Second, and more significantly, we struggle to replicate Mata’s path to a
thirty-day notice window for suing private third parties. Employing its paraphrased
version of the statute, the city clause performs no work—it effectively writes out “or
where a city under special charter is such third party” by never specifying what
condition applies to that subset class of third parties. When presented with
competing interpretations of the statute and one renders language inoperative, we
will employ the interpretation that best implements the entire provision. See In re
Chapman, 890 N.W.2d 853, 857 (Iowa 2017).
As an alternative argument, Midwest Builders contends that Southern
Surety and Armour-Dial misread the right-to-subrogation provision and it only 8
requires written notice to sue city third parties. As Midwest Builders reads the
statute, because there is no comma after “thirty days,” the written-notice
requirement should apply only when a city is the tortious third party under the last-
preceding-antecedent canon of construction. See Mitchell v. City of Cedar Rapids,
926 N.W.2d 222, 231 (Iowa 2019). And under this reading, an insurer or employer
would obtain subrogation rights anytime an “employee fails to bring such action
within ninety days” of injury. Iowa Code § 85.22(2).
But such a reading departs from nearly a century of precedent instructing
that workers’ compensation subrogation rights do not attach until the employer first
demands in writing that the employee initiate any third-party suit—not just those
against cities. See Armour-Dial, 334 N.W.2d at 146 (“Without the employer’s
ninety day demand for the employee to commence suit there is no subrogation of
the rights of the employee to maintain an action.”); Am. Mut. Liab. Ins. v. State
Auto. Ins., 72 N.W.2d 88, 90 (Iowa 1955) (“In case the employee fails to bring such
action within ninety days, . . . after written notice so to do given by the employer or
his insurer, . . . then the employer or his insurer shall be subrogated.” (alterations
in original)); Iowa Nat. Mut. Ins. v. Chicago, Burlington & Quincy R.R. Co., 68
N.W.2d 920, 924 (Iowa 1955) (same); Disbrow v. Deering Implement Co., 9
N.W.2d 378, 381 (Iowa 1943) (same); S. Sur. Co. of N.Y., 245 N.W. at 867 (“[I]t
cannot be successfully claimed that the employee failed to bring an action within
ninety days after written notice by the employer or insurer to do so.”); see also
Liberty Mut. Ins. v. Winter, 385 N.W.2d 529, 532 (Iowa 1986) (“[T]he right of
subrogation against third parties is dependent upon compliance with the separate 9
notice requirement of subsection 85.22(2) through which the employer or insurer
must first make demand upon the employee to initiate the action.”).
Because we are not at liberty to modify that precedent, we cannot entertain
Midwest Builders’ alternative argument. See State v. Hastings, 466 N.W.2d 697,
700 (Iowa Ct. App. 1990). So the district court correctly held that Midwest Builders
needed to provide the employee ninety days’ notice to obtain subrogation rights.

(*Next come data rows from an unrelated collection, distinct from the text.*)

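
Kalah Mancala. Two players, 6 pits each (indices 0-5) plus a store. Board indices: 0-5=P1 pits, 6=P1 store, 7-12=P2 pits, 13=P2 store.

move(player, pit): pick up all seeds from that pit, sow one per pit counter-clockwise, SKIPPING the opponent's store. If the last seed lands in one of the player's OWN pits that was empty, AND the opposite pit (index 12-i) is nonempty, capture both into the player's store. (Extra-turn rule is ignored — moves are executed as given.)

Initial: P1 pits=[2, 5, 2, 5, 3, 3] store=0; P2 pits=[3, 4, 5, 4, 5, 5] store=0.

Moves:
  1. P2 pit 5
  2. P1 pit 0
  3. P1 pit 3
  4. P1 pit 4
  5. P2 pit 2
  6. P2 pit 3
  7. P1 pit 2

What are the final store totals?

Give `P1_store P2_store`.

Move 1: P2 pit5 -> P1=[3,6,3,6,3,3](0) P2=[3,4,5,4,5,0](1)
Move 2: P1 pit0 -> P1=[0,7,4,7,3,3](0) P2=[3,4,5,4,5,0](1)
Move 3: P1 pit3 -> P1=[0,7,4,0,4,4](1) P2=[4,5,6,5,5,0](1)
Move 4: P1 pit4 -> P1=[0,7,4,0,0,5](2) P2=[5,6,6,5,5,0](1)
Move 5: P2 pit2 -> P1=[1,8,4,0,0,5](2) P2=[5,6,0,6,6,1](2)
Move 6: P2 pit3 -> P1=[2,9,5,0,0,5](2) P2=[5,6,0,0,7,2](3)
Move 7: P1 pit2 -> P1=[2,9,0,1,1,6](3) P2=[6,6,0,0,7,2](3)

Answer: 3 3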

And because Midwest Builders failed to comply with that requirement, the district
court correctly granted summary judgment for RP Constructors.2
AFFIRMED.
2 Because we agree that Midwest Builders’ failure to provide ninety days’ notice
precluded their right to subrogation regardless of the letter’s contents, we do not reach RP Construction’s other argument for summary judgment that the letter failed to substantially comply with section 85.22(2).